The three negroes who were arrested at Lake City last week were given a hearing before magistrate J.G. Lifrage last Thursday and set free. Jailer Britton, in the absence of the sheriff, telegraphed the Charleston authorities that if the negroes were wanted there to wire him, and they would be held; not having heard from there, the deputy let the boys go Thursday evening.

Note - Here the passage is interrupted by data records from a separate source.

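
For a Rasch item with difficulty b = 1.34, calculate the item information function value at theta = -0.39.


P = 1/(1+exp(-(-0.39-1.34))) = 0.1506
I = P*(1-P) = 0.1506 * 0.8494
I = 0.1279

0.1279


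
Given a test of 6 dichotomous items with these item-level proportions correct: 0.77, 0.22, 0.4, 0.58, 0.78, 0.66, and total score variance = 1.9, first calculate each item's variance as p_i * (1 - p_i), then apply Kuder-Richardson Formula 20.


For each item, compute p_i * q_i:
  Item 1: 0.77 * 0.23 = 0.1771
  Item 2: 0.22 * 0.78 = 0.1716
  Item 3: 0.4 * 0.6 = 0.24
  Item 4: 0.58 * 0.42 = 0.2436
  Item 5: 0.78 * 0.22 = 0.1716
  Item 6: 0.66 * 0.34 = 0.2244
Sum(p_i * q_i) = 0.1771 + 0.1716 + 0.24 + 0.2436 + 0.1716 + 0.2244 = 1.2283
KR-20 = (k/(k-1)) * (1 - Sum(p_i*q_i) / Var_total)
= (6/5) * (1 - 1.2283/1.9)
= 1.2 * 0.3535
KR-20 = 0.4242

0.4242


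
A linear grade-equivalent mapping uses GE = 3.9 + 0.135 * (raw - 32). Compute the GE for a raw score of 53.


raw - median = 53 - 32 = 21
slope * diff = 0.135 * 21 = 2.835
GE = 3.9 + 2.835
GE = 6.735

6.735


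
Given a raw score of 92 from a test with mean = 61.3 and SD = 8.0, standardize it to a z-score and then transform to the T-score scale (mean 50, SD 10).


z = (X - mean) / SD = (92 - 61.3) / 8.0
z = 30.7 / 8.0
z = 3.8375
T-score = T = 50 + 10z
Carry z at full precision (z = 30.7 / 8.0) into the conversion:
T-score = 50 + 10 * (30.7 / 8.0) = 50 + 307 / 8.0
T-score = 50 + 38.375
T-score = 88.375

88.375


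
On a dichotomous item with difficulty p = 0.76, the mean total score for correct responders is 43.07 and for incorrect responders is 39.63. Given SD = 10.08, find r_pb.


q = 1 - p = 0.24
rpb = ((M1 - M0) / SD) * sqrt(p * q)
rpb = ((43.07 - 39.63) / 10.08) * sqrt(0.76 * 0.24)
rpb = 0.1458

0.1458


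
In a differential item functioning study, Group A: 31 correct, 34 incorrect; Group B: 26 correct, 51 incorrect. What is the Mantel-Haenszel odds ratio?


Odds_A = 31/34 = 0.9118
Odds_B = 26/51 = 0.5098
OR = Odds_A / Odds_B = 0.9118 / 0.5098
Exactly, OR = (31 * 51) / (34 * 26) = 1581 / 884
OR = 1.7885

1.7885


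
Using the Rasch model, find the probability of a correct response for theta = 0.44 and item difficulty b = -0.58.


theta - b = 0.44 - -0.58 = 1.02
exp(-(theta - b)) = exp(-1.02) = 0.3606
P = 1 / (1 + 0.3606)
P = 0.735

0.735


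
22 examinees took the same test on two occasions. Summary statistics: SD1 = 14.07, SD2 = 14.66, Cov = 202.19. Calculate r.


r = cov(X,Y) / (SD_X * SD_Y)
r = 202.19 / (14.07 * 14.66)
r = 202.19 / 206.2662
r = 0.9802

0.9802


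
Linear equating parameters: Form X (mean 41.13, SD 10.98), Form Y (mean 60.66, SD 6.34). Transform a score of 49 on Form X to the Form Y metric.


slope = SD_Y / SD_X = 6.34 / 10.98 ~ 0.5774
intercept = mean_Y - slope * mean_X = 60.66 - (6.34 / 10.98) * 41.13 ~ 36.911
Y = slope * X + intercept. To avoid rounding drift from the rounded slope/intercept, evaluate the equivalent form Y = mean_Y + SD_Y * (X - mean_X) / SD_X at full precision:
Y = 60.66 + 6.34 * (49 - 41.13) / 10.98
Y = 60.66 + 6.34 * 7.87 / 10.98
Y = 60.66 + 49.8958 / 10.98
Y = 60.66 + 4.5442
Y = 65.2042

65.2042


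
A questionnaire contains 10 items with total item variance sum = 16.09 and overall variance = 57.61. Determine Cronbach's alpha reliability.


alpha = (k/(k-1)) * (1 - sum(si^2)/s_total^2)
= (10/9) * (1 - 16.09/57.61)
alpha = 0.8008

0.8008


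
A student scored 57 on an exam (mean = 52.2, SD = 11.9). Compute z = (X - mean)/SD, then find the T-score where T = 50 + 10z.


z = (X - mean) / SD = (57 - 52.2) / 11.9
z = 4.8 / 11.9
z = 0.4034
T-score = T = 50 + 10z
Carry z at full precision (z = 4.8 / 11.9) into the conversion:
T-score = 50 + 10 * (4.8 / 11.9) = 50 + 48 / 11.9
T-score = 50 + 4.0336
T-score = 54.0336

54.0336


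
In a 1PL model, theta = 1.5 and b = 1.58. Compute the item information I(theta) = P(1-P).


P = 1/(1+exp(-(1.5-1.58))) = 0.48
I = P*(1-P) = 0.48 * 0.52
I = 0.2496

0.2496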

Three negroes were arrested Thursday at Fayetteville, N.C. on suspicion of being the murderers. They were on their way from Timmonsville, this State, to Selma, N.C., and were "nabbed" en route. Sheriff Daniel and Mr. Cannon of Strawberry, in whose store the Davis negroes did so much firing about about two weeks ago, went up to Fayetteville Saturday, but Mr. Cannon failed to identify the prisoners as the Davises. In fact, the negroes proved where they were on the night of the tenth, when the shooting at Strawberry occurred, and on the seventeenth, the night of the murder.

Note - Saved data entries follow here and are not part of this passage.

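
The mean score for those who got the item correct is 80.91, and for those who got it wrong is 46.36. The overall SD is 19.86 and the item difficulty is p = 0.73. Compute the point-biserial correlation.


q = 1 - p = 0.27
rpb = ((M1 - M0) / SD) * sqrt(p * q)
rpb = ((80.91 - 46.36) / 19.86) * sqrt(0.73 * 0.27)
rpb = 0.7723

0.7723


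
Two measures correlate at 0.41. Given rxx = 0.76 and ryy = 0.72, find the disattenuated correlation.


r_corrected = rxy / sqrt(rxx * ryy)
= 0.41 / sqrt(0.76 * 0.72)
= 0.41 / sqrt(0.5472)
= 0.41 / 0.73973
r_corrected = 0.5543

0.5543


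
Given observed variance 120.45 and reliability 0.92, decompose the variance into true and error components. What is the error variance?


var_true = rxx * var_obs = 0.92 * 120.45 = 110.814
var_error = var_obs - var_true
var_error = 120.45 - 110.814
var_error = 9.636

9.636


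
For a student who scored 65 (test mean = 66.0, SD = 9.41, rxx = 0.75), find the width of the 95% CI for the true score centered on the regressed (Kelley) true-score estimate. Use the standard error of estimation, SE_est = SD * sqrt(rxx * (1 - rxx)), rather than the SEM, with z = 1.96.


True score estimate = 0.75*65 + 0.25*66.0 = 65.25
SE_est = SD * sqrt(rxx * (1 - rxx)) = 9.41 * sqrt(0.75 * 0.25) = 9.41 * sqrt(0.1875) = 4.07465
CI = T_est +/- z * SE_est, so width = 2 * z * SE_est = 2 * 1.96 * 4.07465
Width = 15.9726

15.9726


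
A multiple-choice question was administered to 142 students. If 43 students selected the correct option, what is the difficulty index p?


Item difficulty p = number correct / total examinees
p = 43 / 142
p = 0.3028

0.3028


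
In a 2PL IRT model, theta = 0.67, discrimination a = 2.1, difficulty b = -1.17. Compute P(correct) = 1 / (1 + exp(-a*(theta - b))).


a*(theta - b) = 2.1 * (0.67 - -1.17) = 3.864
exp(-3.864) = 0.021
P = 1 / (1 + 0.021)
P = 0.9794

0.9794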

Three other negroes were arrested at Lanes and locked up all night in the box car but were set at liberty.
While looking over the field of the murder last Sunday, some Salters gentlemen discovered some clothing hanging on a tree and some on the ground only a short distance from where the murdered men's bodies were found. There was also a kind of a camp, at least, the ashes from a fire and chicken bones near the clothing, indicating that a camp had been made there. This discovery only adds mystery to the whereabouts of the real murderers, as this woodland was every bit searched last week, and these things were no seen. Among the articles found on the ground was a white shirt, bosom upwards which was not soiled in the least. This indicates that the articles were placed there Sunday morning, for had the shirt been exposed to the night air, the dew would have left marks on the stiff bosom. Then, too, there are numbers of hogs in the woods, and it stands to reason that, had this shirt been on the ground for any great while, the hogs would have soiled it.
A careful survey of the immediate vicinity of the murder was made, and two empty shells from a Winchester rifle were found. One of these was mashed as if someone has stepped upon it or a hog had bit it. These shells are now in the possession of a Kingstree gentleman, but nothing is proved by them as they will fit any Winchester of a .32 calibre.